Alice is too deeply engrained in culture to rehash but this was a chance to see copies of the actual books and have a trip into various museums I’ve seen at night (with a former job as a bookseller) or walked passed.
I started at Christchurch College‘s library, which is normally closed to the public (though open again on September 15th for an open day). Charles Lutwidge Dodgson was sub-librarian there and the fabled trip which turned into the first Alice novel began just around the corner on Folly bridge. The Oxford libraries are a marvel of complete antiquarian and out dated systems mixed with computer systems and databases though this does pale against the short tour I once had of the old Bodleian library. Seeing the versions of the mouse’s tail poem reminded me of the concealed commentary of Liddell’s modernist reforms of Christchurch college whilst coming up with an extraordinary piece of art and a fun tale. Children’s literature is, and should remain, subversive. (Christchurch is also the scene of the dining hall in Harry Potter)

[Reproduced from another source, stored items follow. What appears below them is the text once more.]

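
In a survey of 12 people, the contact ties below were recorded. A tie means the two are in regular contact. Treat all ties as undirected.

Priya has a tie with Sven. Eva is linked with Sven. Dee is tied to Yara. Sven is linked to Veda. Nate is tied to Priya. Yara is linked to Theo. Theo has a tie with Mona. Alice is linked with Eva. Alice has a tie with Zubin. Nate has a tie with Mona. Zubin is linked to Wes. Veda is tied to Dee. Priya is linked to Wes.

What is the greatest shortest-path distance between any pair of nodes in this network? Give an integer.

Eccentricity of each node (its greatest distance to any other): Alice:6, Dee:5, Eva:5, Mona:5, Nate:4, Priya:4, Sven:4, Theo:6, Veda:4, Wes:5, Yara:6, Zubin:6.
The maximum eccentricity is 6, realized for instance by the pair Alice–Theo via Alice – Eva – Sven – Veda – Dee – Yara – Theo. So the diameter is 6.

6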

I was hoping to get to the Museum of Oxford for the A-Z of literary Oxford tour but it didn’t open until after I needed to leave town this time (though I do intend to follow this up in later blog posts with a Flickr stream). Instead I popped into the Museum of the History of Science where they had some of Dodgson’s photography kit on display. He used the wet collodion method which had been invented in 1856. As well as a fantastic writer of children’s books, Dodgson was also a renowned photographer and took part in the Victorian practice of child nude photography. What needs to be remembered was this was also part of the cult of childhood, that the child was closer to perfection than adults, rather than paedophile urges.
Next up was the Museum of Natural History with their Dodo skeleton which weirded me out. Think about it, it has been extinct for a while and the museum has a stuffed version and a skeleton. (The museum is best known as the place where the great evolution debate took place.)
A quick trip via Blackwell‘s took me past various booksellers dressed as characters from the first book but the hoardes of people outside the old Bodleian library put me off going in to see the first editions (including the suppressed 1856 edition) so I trekked off to the University of Oxford Botanic Garden where Alice Liddell and Dodgson met up. As far as I can make out, Dodgson became a temporary surrogate father to Alice Liddell and, it is conjectured by Karoline Leach, very close to Liddell’s mother – perhaps supported by the retention of Dodgson at Christchurch though he should have stepped down having declined to take up orders as he should have done.
I’m hoping that we can do this kind of day again Oxford as it has such an important heritage that needs to be brought out rather than taken for granted.